Wiki Education assignment: China Encounters the World

This article was the subject of a Wiki Education Foundation-supported course assignment, between 31 January 2023 and 10 May 2023. Further details are available on the course page. Student editor(s): Spet9257, Lda1e7, Andy Niedermeier, Alvin mzm (article contribs).

— Assignment last updated by Shuang Wen (talk) 06:32, 1 March 2023 (UTC)

The following discussion is closed. Please do not modify it. Subsequent comments should be made in a new section. A summary of the conclusions reached follows.
The result of this discussion was not merged. Remsense 12:39, 14 November 2023 (UTC)

The pages seem to be about largely the same area. Remsense (talk) 23:15, 1 October 2023 (UTC)

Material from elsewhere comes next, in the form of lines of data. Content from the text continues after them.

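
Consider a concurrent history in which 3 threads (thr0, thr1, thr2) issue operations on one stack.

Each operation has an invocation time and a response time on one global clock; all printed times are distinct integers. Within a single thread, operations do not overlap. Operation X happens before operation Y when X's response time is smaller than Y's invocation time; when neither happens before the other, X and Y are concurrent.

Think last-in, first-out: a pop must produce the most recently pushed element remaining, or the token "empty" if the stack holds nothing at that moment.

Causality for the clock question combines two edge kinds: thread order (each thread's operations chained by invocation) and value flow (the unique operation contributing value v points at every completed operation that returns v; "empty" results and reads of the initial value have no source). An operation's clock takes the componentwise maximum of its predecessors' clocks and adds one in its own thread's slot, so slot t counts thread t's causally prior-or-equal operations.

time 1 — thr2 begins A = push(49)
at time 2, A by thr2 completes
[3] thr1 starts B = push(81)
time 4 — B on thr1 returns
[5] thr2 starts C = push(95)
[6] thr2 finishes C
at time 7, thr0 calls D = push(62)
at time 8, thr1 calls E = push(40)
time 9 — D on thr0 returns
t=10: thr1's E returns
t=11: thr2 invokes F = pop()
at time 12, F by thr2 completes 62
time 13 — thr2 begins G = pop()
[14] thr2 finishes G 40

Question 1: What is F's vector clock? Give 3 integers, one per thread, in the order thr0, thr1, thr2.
(1, 0, 3)

invoked at 1, A has no predecessors; its own thr2 bump gives (0, 0, 1)
invoked at 3, B has no predecessors; its own thr1 bump gives (0, 1, 0)
invoked at 7, D has no predecessors; its own thr0 bump gives (1, 0, 0)
from VC(A)=(0, 0, 1), C (invoked 5) maxes components and bumps thr2 → (0, 0, 2)
from VC(B)=(0, 1, 0), E (invoked 8) maxes components and bumps thr1 → (0, 2, 0)
from VC(C)=(0, 0, 2), VC(D)=(1, 0, 0), F (invoked 11) maxes components and bumps thr2 → (1, 0, 3)
from VC(E)=(0, 2, 0), VC(F)=(1, 0, 3), G (invoked 13) maxes components and bumps thr2 → (1, 2, 4)
target: VC(F) = (1, 0, 3)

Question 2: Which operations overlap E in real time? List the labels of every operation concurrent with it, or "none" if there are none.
D

E runs from 8 to 10; window-overlapping ops are concurrent
A [1,2]: before
B [3,4]: before
C [5,6]: before
D [7,9]: concurrent
F [11,12]: after
G [13,14]: after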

If you read the two articles carefully, you will see they are not "largely the same". One is about a written language, the other is about the characters to write more than that language. For example, in modern Chinese you can find poems written in classical style, which are not vernacular. Another reason: in modern Chinese textbooks, you can easily find texts in classical Chinese, with classical characters not used in vernacular Chinese, though counted as modern Chinese characters. Ctxz2323 (talk) 10:01, 2 October 2023 (UTC)
There's a lot of prose in each of these articles that is directly copied either from another one of them or would fit very well within another article. I don't want all the novel contribution here to be undervalued!
Here are my thoughts:
Remsense 19:04, 8 October 2023 (UTC)
The real situation was like this: When I was creating Modern Chinese characters and Chinese character orders, some of the sections became too long (too much content for the space of a section), and naturally branched into a sub-article, leaving a detailed summary in the original article. And there is some repetition of important contents between the section and the sub-article. This way of processing is allowed, or even encouraged, by Wiki. Am I right? Ctxz2323 (talk) 08:06, 13 October 2023 (UTC)
"Chinese character sounds", "Chinese character meanings" and many other titles of article or section came from the chapter titles of established textbooks on Modern Chinese characters. For example, in Professor Su's "现代汉字学纲要" (3rd Edition), you can find the following chapters:
现代汉字的字频与分析,现代汉字的字量,现代汉字的构形法(with subsections: 笔画,部件,整字), 现代汉字的构字法(internal structures),现代汉字的简化和整理,现代汉字的字量,现代汉字的字音,现代汉字的字义 (in an earlier version),现代汉字的字序, etc.
Su is a professor of Modern Chinese characters in Peking University (北京大学). Ctxz2323 (talk) 08:44, 13 October 2023 (UTC)
Certainly, they are intersectional subjects that are worth writing textbooks about, but I'm not sure having them as articles on wikipedia per se is the best way to organize its literature on the Chinese language. Linguistics articles on here tend to be divided up a certain way, and people expect to find certain information in certain places, with articles being sums of different literature on a topic. When there is a separate article in this way, it implies a bit of an ontological distinction, that the subject is meaningfully distinct from the parent article, and I'm just not convinced this is so for these articles. Remsense 17:06, 13 October 2023 (UTC)
I feel this discussion could benefit from additional perspectives, so I've posted at WT:LING#Ontology of articles on Chinese CharactersBillHPike (talk, contribs) 20:41, 15 October 2023 (UTC)
thank you very much! i should've thought to do so. i ought to take things there more often from now on. Remsense 20:46, 15 October 2023 (UTC)
It may be that there is scope for consolidating articles about various kinds of Chinese characters, but they are a completely different topic from the writing styles, Classical Chinese and Written vernacular Chinese. Kanguole 09:59, 16 October 2023 (UTC)
Right, right. So, there's a basic dichotomy between writing system as a whole and the characters within.
Written Chinese → Chinese characters
Written vernacular Chinese → Modern Chinese characters Remsense 15:26, 16 October 2023 (UTC)
The discussion above is closed. Please do not modify it. Subsequent comments should be made on the appropriate discussion page. No further edits should be made to this discussion.